Policyholders are likely to get better returns on their life insurance policies from April as the regulator has asked insurers to bring down their overall expenses.
In its exposure draft, the Insurance Regulatory and Development Authority of India (IRDAI) has asked insurers to bring down their overall expenses limit for various categories of life insurance products.
But, according to insurers, if implemented, the proposal will severely hit their marketing budget.
“The overall expense allowances of life insurers have been reduced significantly. Our estimate is that expenses will come down by 15-20 per cent for insurers which could result in better returns to customers as insurers cannot spend as much as they used to earlier,” said Srinivasan Parthasarathy, Chief Actuary & Appointed Actuary, HDFC Life.

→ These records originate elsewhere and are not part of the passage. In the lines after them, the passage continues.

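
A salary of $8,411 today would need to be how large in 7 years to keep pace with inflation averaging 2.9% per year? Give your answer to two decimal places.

Cumulative price-level factor: (1+2.9%)^7 ≈ 1.2215398048.
Multiplying $8,411 by the price-level factor gives the future nominal sum.

$10,274.37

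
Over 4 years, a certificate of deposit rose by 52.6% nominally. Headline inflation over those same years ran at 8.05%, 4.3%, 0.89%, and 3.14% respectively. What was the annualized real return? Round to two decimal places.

Cumulative inflation factor: 1.0805 × 1.043 × 1.0089 × 1.0314 ≈ 1.17269.
Nominal growth factor: 1.52600. Real growth factor = 1.52600 / 1.17269 ≈ 1.30128.
Annualized: 1.30128^(1/4) − 1 ≈ 0.06805.

6.81%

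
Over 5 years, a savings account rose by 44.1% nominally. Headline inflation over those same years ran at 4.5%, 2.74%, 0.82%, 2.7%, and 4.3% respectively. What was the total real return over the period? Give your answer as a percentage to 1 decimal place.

24.3%

Cumulative inflation factor: 1.045 × 1.0274 × 1.0082 × 1.027 × 1.043 ≈ 1.15946.
Nominal growth factor: 1.44100. Real growth factor = 1.44100 / 1.15946 ≈ 1.24282.
Total real return ≈ 24.2816%.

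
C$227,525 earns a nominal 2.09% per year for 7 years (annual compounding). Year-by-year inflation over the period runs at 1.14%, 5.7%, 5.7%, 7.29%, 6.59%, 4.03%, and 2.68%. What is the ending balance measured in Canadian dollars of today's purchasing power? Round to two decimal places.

Nominal value at maturity: C$227,525 × (1 + 2.09%)^7 ≈ C$262,973.24.
Price-level factor over 7 years: 1.0114 × 1.057 × 1.057 × 1.0729 × 1.0659 × 1.0403 × 1.0268 ≈ 1.3803623014.
Dividing the nominal maturity value by the price-level factor gives the value in today's money.

C$190,510.30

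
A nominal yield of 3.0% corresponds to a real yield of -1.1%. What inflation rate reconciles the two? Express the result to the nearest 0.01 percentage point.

From (1+r_nom) = (1+r_real)(1+π), we get 1+π = (1 + 3.0%)/(1 − 1.1%) = 1.030/0.989 ≈ 1.04146.
So π ≈ 4.1456%.

4.15%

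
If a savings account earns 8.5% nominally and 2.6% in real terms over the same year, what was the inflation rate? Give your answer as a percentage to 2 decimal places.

From (1+r_nom) = (1+r_real)(1+π), we get 1+π = (1 + 8.5%)/(1 + 2.6%) = 1.085/1.026 ≈ 1.05750.
So π ≈ 5.7505%.

5.75%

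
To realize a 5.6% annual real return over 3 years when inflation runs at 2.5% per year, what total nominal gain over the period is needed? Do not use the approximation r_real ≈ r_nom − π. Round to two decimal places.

26.81%

Required annual nominal rate: (1+5.6%)(1+2.5%) − 1 = 8.24%.
Cumulative over 3 years: (1 + 0.0824)^3 − 1 ≈ 0.26813.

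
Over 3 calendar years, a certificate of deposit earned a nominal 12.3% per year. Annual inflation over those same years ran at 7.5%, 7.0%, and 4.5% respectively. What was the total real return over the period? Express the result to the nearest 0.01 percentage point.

Cumulative inflation factor: 1.075 × 1.070 × 1.045 ≈ 1.20201.
Nominal growth factor: 1.41625. Real growth factor = 1.41625 / 1.20201 ≈ 1.17823.
Total real return ≈ 17.8232%.

17.82%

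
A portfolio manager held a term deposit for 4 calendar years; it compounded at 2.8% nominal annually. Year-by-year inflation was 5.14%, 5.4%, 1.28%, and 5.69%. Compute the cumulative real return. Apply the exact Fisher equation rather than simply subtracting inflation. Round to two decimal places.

Cumulative inflation factor: 1.0514 × 1.054 × 1.0128 × 1.0569 ≈ 1.18622.
Nominal growth factor: 1.11679. Real growth factor = 1.11679 / 1.18622 ≈ 0.94147.
Total real return ≈ -5.8530%.

-5.85%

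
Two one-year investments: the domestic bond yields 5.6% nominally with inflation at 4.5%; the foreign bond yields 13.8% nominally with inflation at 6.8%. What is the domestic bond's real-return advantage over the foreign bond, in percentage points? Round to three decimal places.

-5.502

The domestic bond real return: 1.056/1.045 − 1 = 1.0526%.
The foreign bond real return: 1.138/1.068 − 1 = 6.5543%.
Difference: 1.0526 − 6.5543 = -5.5017 pp.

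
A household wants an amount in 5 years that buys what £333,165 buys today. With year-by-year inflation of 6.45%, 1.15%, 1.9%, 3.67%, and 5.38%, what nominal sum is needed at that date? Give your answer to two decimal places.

£399,352.49

Cumulative price-level factor: 1.0645 × 1.0115 × 1.019 × 1.0367 × 1.0538 ≈ 1.1986628063.
The nominal amount required is £333,165 scaled up by that factor.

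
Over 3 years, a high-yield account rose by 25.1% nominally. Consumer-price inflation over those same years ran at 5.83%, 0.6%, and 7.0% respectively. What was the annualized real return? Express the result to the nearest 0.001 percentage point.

3.171%

Cumulative inflation factor: 1.0583 × 1.006 × 1.070 ≈ 1.13918.
Nominal growth factor: 1.25100. Real growth factor = 1.25100 / 1.13918 ≈ 1.09816.
Annualized: 1.09816^(1/3) − 1 ≈ 0.03171.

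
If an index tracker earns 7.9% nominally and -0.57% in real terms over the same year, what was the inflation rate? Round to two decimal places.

8.52%

From (1+r_nom) = (1+r_real)(1+π), we get 1+π = (1 + 7.9%)/(1 − 0.57%) = 1.079/0.9943 ≈ 1.08519.
So π ≈ 8.5186%.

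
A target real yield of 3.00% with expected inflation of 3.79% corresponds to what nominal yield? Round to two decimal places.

6.90%

By the Fisher equation, 1 + r_nom = (1 + 3.00%)(1 + 3.79%) = 1.0300 × 1.0379 = 1.069037.
So r_nom = 6.9037%.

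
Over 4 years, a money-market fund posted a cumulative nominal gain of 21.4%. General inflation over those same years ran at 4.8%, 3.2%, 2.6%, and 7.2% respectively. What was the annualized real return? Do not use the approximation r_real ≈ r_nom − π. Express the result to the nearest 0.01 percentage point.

0.51%

Cumulative inflation factor: 1.048 × 1.032 × 1.026 × 1.072 ≈ 1.18955.
Nominal growth factor: 1.21400. Real growth factor = 1.21400 / 1.18955 ≈ 1.02055.
Annualized: 1.02055^(1/4) − 1 ≈ 0.00510.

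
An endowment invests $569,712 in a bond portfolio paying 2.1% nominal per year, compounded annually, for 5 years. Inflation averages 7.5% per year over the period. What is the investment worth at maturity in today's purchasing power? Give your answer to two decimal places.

$440,292.98

Nominal value at maturity: $569,712 × (1 + 2.1%)^5 ≈ $632,097.51.
Price-level factor over 5 years: (1 + 7.5%)^5 ≈ 1.4356293262.
Dividing the nominal maturity value by the price-level factor gives the value in today's money.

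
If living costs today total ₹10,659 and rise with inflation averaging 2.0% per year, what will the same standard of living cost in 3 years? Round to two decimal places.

Cumulative price-level factor: (1+2.0%)^3 = 1.061208.
The nominal amount required is ₹10,659 scaled up by that factor.

₹11,311.42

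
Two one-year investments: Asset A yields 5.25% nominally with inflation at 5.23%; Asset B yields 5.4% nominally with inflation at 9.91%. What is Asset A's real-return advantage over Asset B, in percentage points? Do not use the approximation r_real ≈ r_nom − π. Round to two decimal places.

4.12

Asset A real return: 1.0525/1.0523 − 1 = 0.019%.
Asset B real return: 1.054/1.0991 − 1 = -4.103%.
Difference: 0.019 − (-4.103) = 4.122 pp.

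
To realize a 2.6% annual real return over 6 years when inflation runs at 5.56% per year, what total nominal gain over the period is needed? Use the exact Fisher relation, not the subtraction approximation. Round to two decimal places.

Required annual nominal rate: (1+2.6%)(1+5.56%) − 1 = 8.30456%.
Cumulative over 6 years: (1 + 0.0830456)^6 − 1 ≈ 0.61391.

61.39%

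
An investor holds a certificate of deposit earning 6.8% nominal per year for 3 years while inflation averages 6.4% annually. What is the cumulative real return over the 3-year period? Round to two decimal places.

The annual real rate is (1+6.8%)/(1+6.4%) − 1 = 0.3759%.
Compounded over 3 years: (1 + 0.003759)^3 − 1 ≈ 0.01132.

1.13%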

“Expenses include all administrative and marketing spends, including commission. So, in order to bring them down, companies can either cut commissions to agents or other general expenses as the overall cost involved in selling a product needs to be brought down,” Parthasarathy added.
Industry experts said several life insurers have asked the Life Insurance Council to take up the matter with the regulator. However, a senior industry official said that the draft is expected to be implemented, as this was the third draft put out by the regulator after consultations with the industry. The new rules will be applicable to all life insurers from April. The insurance regulator has also said that if companies breach the expense limits then the excess expenses will have to be paid from the shareholders’ fund.
V Manickam, Secretary General, Life Insurance Council, said that a majority of the companies have said that they will be affected and the Council has submitted a representation from the life insurers to the regulator.